I Spent Thousands of Dollars in Ads, and I Learned ONE Important Thing

In my own eCommerce company selling office workspace products, I learned a valuable lesson after spending a couple thousand dollars a month running ads. What I thought would work ended up giving me mediocre results, but during this experiment, I learned something that's worth so much more...

7/3/20263 min read

Before I was advising other companies on product strategy, I ran my own eCommerce business selling office workspace products — desks, organizers, ergonomic accessories, the kind of gear people buy to make their home or office setup actually work. My flagship product was priced north of $150, which meant every ad dollar had to work hard to earn a real conversion, not just a click.

Like a lot of founders, I started with a hypothesis about where my customers were. I assumed LinkedIn made sense — my buyers were professionals furnishing home offices, so shouldn't I find them where they talk shop? I also tested Facebook, betting that strong product photography and lifestyle targeting would do the job. I spent a couple thousand dollars a month running both, watching the numbers, and adjusting.

They didn't work. Not because the ads were bad, and not because the audience wasn't technically "right" on paper. They didn't work because of intent.

The lesson: intent beats targeting

On LinkedIn and Facebook, I was interrupting people. They were scrolling, networking, catching up with friends — nobody opens LinkedIn thinking "today's the day I buy a $150 desk organizer." I was asking people to go from zero interest to a considered purchase in the space of a scroll-stopping ad. For a product under $20, that impulse gap is small enough to close. For a $150+ item, it's a canyon.

Google was different, and the difference wasn't the platform — it was the moment. Someone searching "best standing desk converter for small office" or "ergonomic keyboard tray for home office" had already done the hard part themselves. They'd identified a problem and started looking for a solution. My ad wasn't interrupting them; it was answering a question they were already asking. That's a completely different psychological starting point, and it showed up immediately in conversion rate. The cost per click on Google was sometimes higher than Facebook, but the cost per sale was dramatically lower, because I wasn't paying to manufacture demand — I was paying to meet demand that already existed.

Why this matters more than "pick the right channel"

It would be easy to read this and conclude "just use Google Ads for eCommerce." That's not really the lesson, and it's not the one I want to leave you with. The real lesson is that my assumption about where my customers were was wrong, and I only found that out by running the experiment.
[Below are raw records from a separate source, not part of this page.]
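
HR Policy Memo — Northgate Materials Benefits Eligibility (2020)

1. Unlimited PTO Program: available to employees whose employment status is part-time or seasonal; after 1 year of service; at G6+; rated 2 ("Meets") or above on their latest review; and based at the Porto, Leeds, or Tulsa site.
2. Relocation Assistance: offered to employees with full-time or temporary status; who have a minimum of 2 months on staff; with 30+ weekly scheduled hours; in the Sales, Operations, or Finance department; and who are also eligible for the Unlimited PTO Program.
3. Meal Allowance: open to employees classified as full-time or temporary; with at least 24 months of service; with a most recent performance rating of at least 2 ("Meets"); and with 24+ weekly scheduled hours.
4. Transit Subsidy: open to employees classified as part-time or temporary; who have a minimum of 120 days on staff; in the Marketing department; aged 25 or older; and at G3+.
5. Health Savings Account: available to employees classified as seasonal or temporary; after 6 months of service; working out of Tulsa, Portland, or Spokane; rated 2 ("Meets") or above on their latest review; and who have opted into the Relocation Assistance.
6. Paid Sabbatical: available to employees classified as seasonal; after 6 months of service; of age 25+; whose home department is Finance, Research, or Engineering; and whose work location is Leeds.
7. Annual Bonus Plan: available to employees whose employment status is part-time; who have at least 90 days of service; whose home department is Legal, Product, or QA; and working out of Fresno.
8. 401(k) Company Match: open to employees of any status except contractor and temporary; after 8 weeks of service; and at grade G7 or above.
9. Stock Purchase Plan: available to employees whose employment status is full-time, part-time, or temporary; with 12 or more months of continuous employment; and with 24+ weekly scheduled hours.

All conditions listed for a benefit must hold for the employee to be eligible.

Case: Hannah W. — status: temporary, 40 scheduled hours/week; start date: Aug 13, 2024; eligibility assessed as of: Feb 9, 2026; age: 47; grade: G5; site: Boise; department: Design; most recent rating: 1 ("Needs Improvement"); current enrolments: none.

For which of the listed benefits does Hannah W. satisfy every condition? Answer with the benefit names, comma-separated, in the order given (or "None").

Stock Purchase Plan

Service from Aug 13, 2024 to Feb 9, 2026: 545 days.
Unlimited PTO Program — status temporary ✗ (requires part-time or seasonal) → not eligible.
Relocation Assistance — status temporary ✓; service 545 days ≥ 2 months (≈60 days) ✓; 40 hrs/wk ≥ 30 ✓; dept Design ✗ → not eligible.
Meal Allowance — status temporary ✓; service 545 days < 24 months (≈720 days) ✗ → not eligible.
Transit Subsidy — status temporary ✓; service 545 days ≥ 120 days ✓; dept Design ✗ → not eligible.
Health Savings Account — status temporary ✓; service 545 days ≥ 6 months (≈180 days) ✓; site Boise ✗ (not Tulsa, Portland, or Spokane) → not eligible.
Paid Sabbatical — status temporary ✗ (requires seasonal) → not eligible.
Annual Bonus Plan — status temporary ✗ (requires part-time) → not eligible.
401(k) Company Match — status temporary ✗ (excluded) → not eligible.
Stock Purchase Plan — status temporary ✓; service 545 days ≥ 12 months (≈360 days) ✓; 40 hrs/wk ≥ 24 ✓ → eligible.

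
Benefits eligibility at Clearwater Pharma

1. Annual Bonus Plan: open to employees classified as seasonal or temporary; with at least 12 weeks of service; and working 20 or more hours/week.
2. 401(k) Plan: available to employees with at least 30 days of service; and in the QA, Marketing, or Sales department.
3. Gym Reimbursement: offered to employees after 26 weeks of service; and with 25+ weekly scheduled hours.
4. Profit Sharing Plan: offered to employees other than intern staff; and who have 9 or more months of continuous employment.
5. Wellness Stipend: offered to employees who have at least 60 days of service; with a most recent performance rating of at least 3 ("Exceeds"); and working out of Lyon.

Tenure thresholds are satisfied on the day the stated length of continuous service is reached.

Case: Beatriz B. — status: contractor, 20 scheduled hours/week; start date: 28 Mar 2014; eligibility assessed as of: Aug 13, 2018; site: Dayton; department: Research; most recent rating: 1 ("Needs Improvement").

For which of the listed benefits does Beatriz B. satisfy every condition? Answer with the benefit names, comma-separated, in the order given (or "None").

Service from 28 Mar 2014 to Aug 13, 2018: 1599 days.
Annual Bonus Plan — status contractor ✗ (requires seasonal or temporary) → not eligible.
401(k) Plan — service 1599 days ≥ 30 days ✓; dept Research ✗ → not eligible.
Gym Reimbursement — service 1599 days ≥ 26 weeks (≈182 days) ✓; 20 hrs/wk < 25 ✗ → not eligible.
Profit Sharing Plan — status contractor ✓ (not excluded); service 1599 days ≥ 9 months (≈270 days) ✓ → eligible.
Wellness Stipend — service 1599 days ≥ 60 days ✓; rating 1 < 3 ✗ → not eligible.

Profit Sharing Plan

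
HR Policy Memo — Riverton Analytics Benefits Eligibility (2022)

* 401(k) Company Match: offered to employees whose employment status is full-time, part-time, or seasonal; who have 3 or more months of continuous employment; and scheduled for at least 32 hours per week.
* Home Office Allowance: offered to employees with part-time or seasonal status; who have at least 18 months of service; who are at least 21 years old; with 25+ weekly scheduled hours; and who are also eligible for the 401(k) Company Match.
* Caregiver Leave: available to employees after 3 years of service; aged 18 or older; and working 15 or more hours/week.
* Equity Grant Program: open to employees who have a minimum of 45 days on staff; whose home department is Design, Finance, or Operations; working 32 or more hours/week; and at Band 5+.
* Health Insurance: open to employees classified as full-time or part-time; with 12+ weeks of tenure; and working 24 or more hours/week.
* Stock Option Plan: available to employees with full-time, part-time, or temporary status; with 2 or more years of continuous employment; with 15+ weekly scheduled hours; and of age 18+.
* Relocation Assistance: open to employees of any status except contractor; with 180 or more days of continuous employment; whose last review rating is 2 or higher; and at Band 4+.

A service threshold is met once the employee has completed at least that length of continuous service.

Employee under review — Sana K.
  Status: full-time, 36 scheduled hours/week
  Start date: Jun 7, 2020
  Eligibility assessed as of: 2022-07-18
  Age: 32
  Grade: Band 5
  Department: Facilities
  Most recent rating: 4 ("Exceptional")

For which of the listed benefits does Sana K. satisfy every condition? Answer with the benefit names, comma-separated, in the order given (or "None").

Service from Jun 7, 2020 to 2022-07-18: 771 days.
401(k) Company Match — status full-time ✓; service 771 days ≥ 3 months (≈90 days) ✓; 36 hrs/wk ≥ 32 ✓ → eligible.
Home Office Allowance — status full-time ✗ (requires part-time or seasonal) → not eligible.
Caregiver Leave — service 771 days < 3 years (≈1095 days) ✗ → not eligible.
Equity Grant Program — service 771 days ≥ 45 days ✓; dept Facilities ✗ → not eligible.
Health Insurance — status full-time ✓; service 771 days ≥ 12 weeks (≈84 days) ✓; 36 hrs/wk ≥ 24 ✓ → eligible.
Stock Option Plan — status full-time ✓; service 771 days ≥ 2 years (≈730 days) ✓; 36 hrs/wk ≥ 15 ✓; age 32 ≥ 18 ✓ → eligible.
Relocation Assistance — status full-time ✓ (not excluded); service 771 days ≥ 180 days ✓; rating 4 ≥ 2 ✓; grade Band 5 ≥ Band 4 ✓ → eligible.

401(k) Company Match, Health Insurance, Stock Option Plan, Relocation Assistance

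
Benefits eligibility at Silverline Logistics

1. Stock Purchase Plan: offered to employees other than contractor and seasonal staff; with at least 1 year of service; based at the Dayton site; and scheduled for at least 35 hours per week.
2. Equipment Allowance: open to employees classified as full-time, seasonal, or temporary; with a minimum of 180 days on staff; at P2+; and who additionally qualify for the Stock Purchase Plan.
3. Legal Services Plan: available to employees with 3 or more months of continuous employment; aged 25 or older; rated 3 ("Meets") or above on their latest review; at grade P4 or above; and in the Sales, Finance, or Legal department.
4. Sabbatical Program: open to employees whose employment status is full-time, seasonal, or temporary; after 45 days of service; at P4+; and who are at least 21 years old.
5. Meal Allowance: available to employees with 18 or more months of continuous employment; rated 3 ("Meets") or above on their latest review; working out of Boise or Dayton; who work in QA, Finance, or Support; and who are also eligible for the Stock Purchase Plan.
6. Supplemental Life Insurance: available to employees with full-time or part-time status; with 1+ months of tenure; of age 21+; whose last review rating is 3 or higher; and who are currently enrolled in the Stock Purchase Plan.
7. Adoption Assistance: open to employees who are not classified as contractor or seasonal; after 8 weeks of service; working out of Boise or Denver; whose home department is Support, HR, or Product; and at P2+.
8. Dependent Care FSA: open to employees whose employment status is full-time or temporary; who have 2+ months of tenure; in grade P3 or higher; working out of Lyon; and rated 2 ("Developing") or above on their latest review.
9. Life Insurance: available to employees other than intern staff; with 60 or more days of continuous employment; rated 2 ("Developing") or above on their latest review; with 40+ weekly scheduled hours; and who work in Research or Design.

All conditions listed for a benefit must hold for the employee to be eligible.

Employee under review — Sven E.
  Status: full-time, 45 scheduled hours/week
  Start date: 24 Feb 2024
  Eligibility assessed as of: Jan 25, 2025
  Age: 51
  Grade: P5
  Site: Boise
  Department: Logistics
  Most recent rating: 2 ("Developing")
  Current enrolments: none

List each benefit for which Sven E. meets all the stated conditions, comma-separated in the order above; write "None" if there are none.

Sabbatical Program

Service from 24 Feb 2024 to Jan 25, 2025: 336 days.
Stock Purchase Plan — status full-time ✓ (not excluded); service 336 days < 1 year (≈365 days) ✗ → not eligible.
Equipment Allowance — status full-time ✓; service 336 days ≥ 180 days ✓; grade P5 ≥ P2 ✓; not eligible for Stock Purchase Plan ✗ → not eligible.
Legal Services Plan — service 336 days ≥ 3 months (≈90 days) ✓; age 51 ≥ 25 ✓; rating 2 < 3 ✗ → not eligible.
Sabbatical Program — status full-time ✓; service 336 days ≥ 45 days ✓; grade P5 ≥ P4 ✓; age 51 ≥ 21 ✓ → eligible.
Meal Allowance — service 336 days < 18 months (≈540 days) ✗ → not eligible.
Supplemental Life Insurance — status full-time ✓; service 336 days ≥ 1 month (≈30 days) ✓; age 51 ≥ 21 ✓; rating 2 < 3 ✗ → not eligible.
Adoption Assistance — status full-time ✓ (not excluded); service 336 days ≥ 8 weeks (≈56 days) ✓; site Boise ✓; dept Logistics ✗ → not eligible.
Dependent Care FSA — status full-time ✓; service 336 days ≥ 2 months (≈60 days) ✓; grade P5 ≥ P3 ✓; site Boise ✗ (not Lyon) → not eligible.
Life Insurance — status full-time ✓ (not excluded); service 336 days ≥ 60 days ✓; rating 2 ≥ 2 ✓; 45 hrs/wk ≥ 40 ✓; dept Logistics ✗ → not eligible.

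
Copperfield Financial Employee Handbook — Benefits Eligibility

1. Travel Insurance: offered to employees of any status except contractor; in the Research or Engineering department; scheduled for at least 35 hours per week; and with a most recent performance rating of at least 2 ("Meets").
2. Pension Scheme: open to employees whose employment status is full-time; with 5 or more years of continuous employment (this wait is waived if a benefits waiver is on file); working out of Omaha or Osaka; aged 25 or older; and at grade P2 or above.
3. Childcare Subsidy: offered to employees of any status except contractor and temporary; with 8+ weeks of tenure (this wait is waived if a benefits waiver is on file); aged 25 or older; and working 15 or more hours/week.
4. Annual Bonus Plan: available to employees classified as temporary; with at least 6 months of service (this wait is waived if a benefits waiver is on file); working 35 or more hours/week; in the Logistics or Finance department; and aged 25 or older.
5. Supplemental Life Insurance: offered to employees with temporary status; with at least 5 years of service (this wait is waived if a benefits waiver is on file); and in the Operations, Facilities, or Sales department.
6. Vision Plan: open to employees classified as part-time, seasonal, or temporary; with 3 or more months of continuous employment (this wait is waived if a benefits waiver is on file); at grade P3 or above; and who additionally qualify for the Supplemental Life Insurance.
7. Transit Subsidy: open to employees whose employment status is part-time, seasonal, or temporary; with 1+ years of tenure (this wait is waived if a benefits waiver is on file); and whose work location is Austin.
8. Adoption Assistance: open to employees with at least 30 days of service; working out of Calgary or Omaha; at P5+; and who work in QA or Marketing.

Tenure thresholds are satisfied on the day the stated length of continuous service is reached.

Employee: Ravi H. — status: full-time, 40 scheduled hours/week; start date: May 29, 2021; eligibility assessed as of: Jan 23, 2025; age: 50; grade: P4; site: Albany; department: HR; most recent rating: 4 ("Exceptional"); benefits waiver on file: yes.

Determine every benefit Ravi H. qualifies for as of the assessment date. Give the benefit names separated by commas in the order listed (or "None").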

I thought LinkedIn made sense. It had a clean, professional logic to it. But a clean logic isn't the same as a validated one. If I'd trusted my instinct and poured the whole budget into LinkedIn because "that's where my buyers hang out," I'd have burned through a limited ad budget chasing a channel that was never going to convert for a considered, higher-ticket purchase.

With a limited budget, the instinct is often to conserve it — pick the channel that feels safest and commit. In practice, the better use of a limited budget is the opposite: spread small, controlled tests across a few channels early, let the data tell you where intent actually lives for your specific product and price point, and then concentrate spend where it's working. The few hundred dollars I "wasted" learning that LinkedIn wasn't going to convert was some of the best money I spent — it told me where not to keep spending.

The takeaway for founders and product teams

This is really a product problem disguised as a marketing problem. Any time you're deciding where to put a limited budget — ad spend, engineering time, a new feature — the question isn't "what feels like it should work." It's "what have we actually tested, and what did the data say." Assumptions are a starting hypothesis, not a strategy. The companies that get this right build in small, cheap experiments before they commit real money, and they're willing to be wrong about their own instincts when the numbers say so.

If you're running paid acquisition on a tight budget right now, my advice is simple: don't skip the experiment phase to save money. The experiment is what saves you money.